People ask me where do my ideas come from, and where do you begin—simple answer to the second part of course, is at the beginning. As for the ideas, well, all over the place, often from dreams or a small incident that happens. As I write across Romance sub-genres, I usually do not have trouble deciding what book to start on next. The choice has proved rather more difficult than usual. Blame it on Covid, the current upside down state of our world, or just my own current state of lassitude.
Anyhow, it is now time to buckle up (or is that down) and get on with working instead of procrastinating. As my preferences are Time-Travel and Historical, it took me precisely five minutes of careful research on the internet before settling on another Historical Romance. Next step was to decide where to set this book and in what period to set it. This also came easy for me as quite a few of my contemporary romances are set in my favourite state of Victoria, and some of my historicals set in my home city of Melbourne. I happen to love research and so it is no hardship for me to delve into a certain period or place as setting. It took me another few minutes to decide on the background story. Now I will just go away and chat with my Muse who will introduce me to my main characters, this being for me the most important part of the entire process.
Okay, I am back from my lunch and only partially closer to knowing my protagonists. I usually know my characters quite well before I start and they nag me until I get their story going. I have the period more or less set around the 1850s. Melbourne was declared a city in 1847, but I want to go outside the city and head north.
Aha, the Victorian Gold Rush started around the 1850s and then there was what became known here as The Eureka Stockade, which in fact was a battle that lasted all of 20 minutes on 3rd December 1854. That sounds to be a good place to start any story. In the event that you know absolutely nothing about this event—on 30th November that year, miners from the Victorian town of Ballarat, so disgruntled by the way the colonial government administered the goldfields, swore allegiance to the Southern Cross flag at a place called Bakery Hill. They built a stockade at the Eureka Diggings. Government troops attacked the stockade, and in the ensuing battle at least 22 miners died plus six soldiers.
This rebellion was the idea of one Peter Lalor who
asked men to take the oath to be faithful to The Southern Cross and to stand
true to each other in the fight to defend their rights and liberties. Sound
familiar? The rebellion proved to be a key event in the development of
Australia’s representational structures and attitudes towards democracy.
What if my hero turned out to be the son (or near relative) of one of the miners who died?
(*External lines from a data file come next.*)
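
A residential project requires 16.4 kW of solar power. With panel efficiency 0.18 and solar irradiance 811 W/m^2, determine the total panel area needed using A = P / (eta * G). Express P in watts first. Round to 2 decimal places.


Convert target power to watts: P = 16.4 * 1000 = 16400.0 W
Compute denominator: eta * G = 0.18 * 811 = 145.98
Required area A = P / (eta * G) = 16400.0 / 145.98
A = 112.34 m^2

112.34


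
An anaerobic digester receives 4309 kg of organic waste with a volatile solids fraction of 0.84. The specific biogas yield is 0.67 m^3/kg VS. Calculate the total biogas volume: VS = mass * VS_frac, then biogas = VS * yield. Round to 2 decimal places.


Compute volatile solids:
  VS = mass * VS_fraction = 4309 * 0.84 = 3619.56 kg
Calculate biogas volume:
  Biogas = VS * specific_yield = 3619.56 * 0.67
  Biogas = 2425.11 m^3

2425.11


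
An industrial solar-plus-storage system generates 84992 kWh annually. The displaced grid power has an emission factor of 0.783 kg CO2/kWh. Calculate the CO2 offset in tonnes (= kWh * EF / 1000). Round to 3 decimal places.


CO2 offset in kg = generation * emission_factor
CO2 offset = 84992 * 0.783 = 66548.74 kg
Convert to tonnes:
  CO2 offset = 66548.74 / 1000 = 66.549 tonnes

66.549


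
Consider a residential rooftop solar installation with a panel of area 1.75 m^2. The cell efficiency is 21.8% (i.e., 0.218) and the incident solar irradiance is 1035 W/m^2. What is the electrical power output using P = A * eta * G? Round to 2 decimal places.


Use the solar power formula P = A * eta * G.
Given: A = 1.75 m^2, eta = 0.218, G = 1035 W/m^2
P = 1.75 * 0.218 * 1035
P = 394.85 W

394.85


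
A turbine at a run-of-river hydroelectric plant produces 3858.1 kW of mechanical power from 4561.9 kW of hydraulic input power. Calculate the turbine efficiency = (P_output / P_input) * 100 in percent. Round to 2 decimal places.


Turbine efficiency = (output power / input power) * 100
eta = (3858.1 / 4561.9) * 100
eta = 84.57%

84.57


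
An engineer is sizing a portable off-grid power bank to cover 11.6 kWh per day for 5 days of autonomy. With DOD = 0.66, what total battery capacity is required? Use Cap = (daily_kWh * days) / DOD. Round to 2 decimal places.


Total energy needed = daily * days = 11.6 * 5 = 58.0 kWh
Account for depth of discharge:
  Cap = total_energy / DOD = 58.0 / 0.66
  Cap = 87.88 kWh

87.88


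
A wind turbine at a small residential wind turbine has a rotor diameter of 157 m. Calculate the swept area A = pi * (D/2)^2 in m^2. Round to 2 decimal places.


Compute the rotor radius:
  r = D / 2 = 157 / 2 = 78.5 m
Calculate swept area:
  A = pi * r^2 = pi * 78.5^2
  A = 19359.28 m^2

19359.28


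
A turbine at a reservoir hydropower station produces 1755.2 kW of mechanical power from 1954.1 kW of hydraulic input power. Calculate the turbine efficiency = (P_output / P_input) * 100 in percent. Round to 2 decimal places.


Turbine efficiency = (output power / input power) * 100
eta = (1755.2 / 1954.1) * 100
eta = 89.82%

89.82


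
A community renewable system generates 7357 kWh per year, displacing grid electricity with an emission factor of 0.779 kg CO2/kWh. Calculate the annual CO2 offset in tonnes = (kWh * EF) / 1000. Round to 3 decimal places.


CO2 offset in kg = generation * emission_factor
CO2 offset = 7357 * 0.779 = 5731.1 kg
Convert to tonnes:
  CO2 offset = 5731.1 / 1000 = 5.731 tonnes

5.731


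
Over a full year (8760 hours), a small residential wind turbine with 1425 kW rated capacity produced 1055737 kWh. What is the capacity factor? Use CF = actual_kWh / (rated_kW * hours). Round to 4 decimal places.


Capacity factor = actual output / maximum possible output
Maximum possible = rated * hours = 1425 * 8760 = 12483000 kWh
CF = 1055737 / 12483000
CF = 0.0846

0.0846


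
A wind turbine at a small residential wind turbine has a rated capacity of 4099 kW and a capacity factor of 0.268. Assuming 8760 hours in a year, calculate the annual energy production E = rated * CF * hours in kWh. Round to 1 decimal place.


Annual energy = rated_kW * capacity_factor * hours_per_year
Given: P_rated = 4099 kW, CF = 0.268, hours = 8760
E = 4099 * 0.268 * 8760
E = 9623140.3 kWh

9623140.3


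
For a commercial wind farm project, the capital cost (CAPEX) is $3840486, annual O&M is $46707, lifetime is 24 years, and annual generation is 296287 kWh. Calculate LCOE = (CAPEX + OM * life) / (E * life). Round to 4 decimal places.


Total cost = CAPEX + OM * lifetime = 3840486 + 46707 * 24 = 3840486 + 1120968 = 4961454
Total generation = annual * lifetime = 296287 * 24 = 7110888 kWh
LCOE = 4961454 / 7110888
LCOE = 0.6977 $/kWh

0.6977


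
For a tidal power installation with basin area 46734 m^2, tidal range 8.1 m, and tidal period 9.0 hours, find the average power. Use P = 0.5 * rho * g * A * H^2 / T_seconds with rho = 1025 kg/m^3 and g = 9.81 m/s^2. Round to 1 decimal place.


Convert period to seconds: T = 9.0 * 3600 = 32400.0 s
H^2 = 8.1^2 = 65.61
P = 0.5 * rho * g * A * H^2 / T
P = 0.5 * 1025 * 9.81 * 46734 * 65.61 / 32400.0
P = 475796.1 W

475796.1


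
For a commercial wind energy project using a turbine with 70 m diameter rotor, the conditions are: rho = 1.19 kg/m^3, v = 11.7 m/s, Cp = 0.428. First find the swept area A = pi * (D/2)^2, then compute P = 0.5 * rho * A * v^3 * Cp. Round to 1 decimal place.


Step 1 -- Compute swept area:
  A = pi * (D/2)^2 = pi * (70/2)^2 = 3848.45 m^2
Step 2 -- Apply wind power equation:
  P = 0.5 * rho * A * v^3 * Cp
  v^3 = 11.7^3 = 1601.613
  P = 0.5 * 1.19 * 3848.45 * 1601.613 * 0.428
  P = 1569655.3 W

1569655.3


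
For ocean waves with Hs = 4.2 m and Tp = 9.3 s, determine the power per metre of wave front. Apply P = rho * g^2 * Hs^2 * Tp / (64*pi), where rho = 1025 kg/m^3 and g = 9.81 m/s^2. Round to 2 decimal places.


Apply wave power formula:
  g^2 = 9.81^2 = 96.2361
  Hs^2 = 4.2^2 = 17.64
  Numerator = rho * g^2 * Hs^2 * Tp = 1025 * 96.2361 * 17.64 * 9.3 = 16182417.79
  Denominator = 64 * pi = 201.0619
  P = 16182417.79 / 201.0619 = 80484.74 W/m

80484.74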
How would he behave in the aftermath of the rebellion? In fact, he could have been a mere lad when the battle took place. The heroine perhaps is the daughter of one of the owners (a widow) of a lodging house that had been built to house the miners as they flocked into the area. Could the couple have become known to each other when they were teenagers?
So, there you see, in the space of an hour or so I already have the characters in my head, know more or less where they lived and about what time my story will begin. Next task is to name them and learn the characteristics that set them apart from those around them.